After being transported as a prisoner to Port Mahon, Admiral Dècres was released to return to France in March of 1801. When he arrived back in Paris, First Consul Bonaparte presented Dècres with a saber of honor and and a naval watch in recognition of his battles and services. That October, Napoleon appointed Dècres Minister of Marine, a position he would hold until Napoleon's abdication in 1814. Rewards flowed throughout the years for Dècres, for in 1804 he was promoted to vice admiral, in 1805 he received the Grand Eagle of the Legion of Honor, in 1808 he became a Count of the Empire, and in 1813 he became a Duke of the Empire. Also in 1813, Dècres married Marie-Rose Rosine Clary of the famous Clary family. His wife had previously been married to General Saligny until Saligny's death in 1809, and through this marriage Dècres became a nephew of both Marshal Bernadotte and Joseph Bonaparte and a brother-in-law to Marshal Suchet.

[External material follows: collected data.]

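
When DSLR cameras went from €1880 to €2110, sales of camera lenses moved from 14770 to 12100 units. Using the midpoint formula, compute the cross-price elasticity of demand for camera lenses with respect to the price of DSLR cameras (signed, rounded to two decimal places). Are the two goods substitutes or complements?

-1.72; complements

%ΔQ_{camera lenses} = (12100 − 14770)/avg = -2670/13435 = -0.198734…
%ΔP_{DSLR cameras} = (2110 − 1880)/avg = 230/1995 = 0.115288…
E_cross = (-2670/13435) / (230/1995) = -1.7238…
E_cross < 0 ⇒ the goods are complements.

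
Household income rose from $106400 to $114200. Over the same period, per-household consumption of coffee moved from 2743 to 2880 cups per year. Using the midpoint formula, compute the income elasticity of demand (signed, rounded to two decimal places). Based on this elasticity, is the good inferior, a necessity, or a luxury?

0.69; necessity

%ΔQ = (2880 − 2743)/[( 2743 + 2880)/2] = 137/2811.5 = 0.048728…
%ΔIncome = (114200 − 106400)/[( 106400 + 114200)/2] = 7800/110300 = 0.070716…
E_income = (137/2811.5) / (7800/110300) = 0.6890…
0 < E_income < 1 ⇒ normal good, necessity.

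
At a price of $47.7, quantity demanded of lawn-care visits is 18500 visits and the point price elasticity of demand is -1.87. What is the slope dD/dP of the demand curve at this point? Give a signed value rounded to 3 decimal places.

-725.262

Ed = (dD/dP)·(P/D) ⇒ dD/dP = Ed·D/P = (-1.87)·18500/47.7 = -725.26205…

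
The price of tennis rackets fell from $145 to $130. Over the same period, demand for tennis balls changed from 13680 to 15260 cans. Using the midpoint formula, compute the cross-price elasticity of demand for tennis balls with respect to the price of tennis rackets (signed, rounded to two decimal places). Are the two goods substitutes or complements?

%ΔQ_{tennis balls} = (15260 − 13680)/avg = 1580/14470 = 0.109191…
%ΔP_{tennis rackets} = (130 − 145)/avg = -15/137.5 = -0.109090…
E_cross = (1580/14470) / (-15/137.5) = -1.0009…
E_cross < 0 ⇒ the goods are complements.

-1.00; complements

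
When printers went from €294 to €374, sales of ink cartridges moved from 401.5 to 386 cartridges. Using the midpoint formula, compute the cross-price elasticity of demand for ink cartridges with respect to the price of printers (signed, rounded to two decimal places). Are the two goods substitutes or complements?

%ΔQ_{ink cartridges} = (386 − 401.5)/avg = -15.5/393.75 = -0.039365…
%ΔP_{printers} = (374 − 294)/avg = 80/334 = 0.239520…
E_cross = (-15.5/393.75) / (80/334) = -0.1643…
E_cross < 0 ⇒ the goods are complements.

-0.16; complements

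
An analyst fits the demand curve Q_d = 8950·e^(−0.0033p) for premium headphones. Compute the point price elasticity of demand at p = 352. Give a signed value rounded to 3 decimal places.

dQ_d/dp = −0.0033·Q_d = -9.24401. At p = 352, Q_d = 2801.22.
Ed = (dQ_d/dp)·(p/Q_d) = (-9.24401) × (352/2801.22) = -1.1616

-1.162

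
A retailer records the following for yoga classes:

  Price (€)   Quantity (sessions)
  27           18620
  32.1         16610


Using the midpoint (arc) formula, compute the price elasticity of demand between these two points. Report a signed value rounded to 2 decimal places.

-0.66

%ΔQ = (16610 − 18620) / [(18620 + 16610)/2] = -2010/17615 = -0.114107…
%ΔP = (32.1 − 27) / [(27 + 32.1)/2] = 5.1/29.55 = 0.172588…
Arc Ed = %ΔQ / %ΔP = (-2010/17615) / (5.1/29.55) = -0.6611…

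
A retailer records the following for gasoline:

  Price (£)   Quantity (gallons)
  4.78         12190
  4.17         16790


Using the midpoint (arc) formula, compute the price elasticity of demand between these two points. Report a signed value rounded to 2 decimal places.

-2.33

%ΔQ = (16790 − 12190) / [(12190 + 16790)/2] = 4600/14490 = 0.317460…
%ΔP = (4.17 − 4.78) / [(4.78 + 4.17)/2] = -0.61/4.475 = -0.136312…
Arc Ed = %ΔQ / %ΔP = (4600/14490) / (-0.61/4.475) = -2.3289…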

After Napoleon's abdication in 1814, the restored Bourbons made Dècres a Knight of Saint Louis but also forcibly retired him. When Napoleon resumed power in 1815 for the Hundred Days, he again appointed Dècres to be Minister of Marine and also named him a Peer of France. After Napoleon's second abdication, the Bourbons predictably retired Dècres again.
Dècres' end came in 1820 when his valet secretly laid gunpowder under his bed and caused an explosion, hoping to kill him. Dècres somehow managed to survive the blast, and when his valet investigated his handiwork and found Dècres alive, he threw himself out the window. Despite surviving the initial blast, Dècres succumbed to his wounds a few weeks later.
- Haythornthwaite, Philip J. Who Was Who in the Napoleonic Wars. London: Arms & Armour, 1998.
- Six, Georges. Dictionnaire Biographique des Généraux & Amiraux Français de la Révolution et de l'Empire (1792-1814). 2 vols. Paris: Gaston Saffroy, 2003.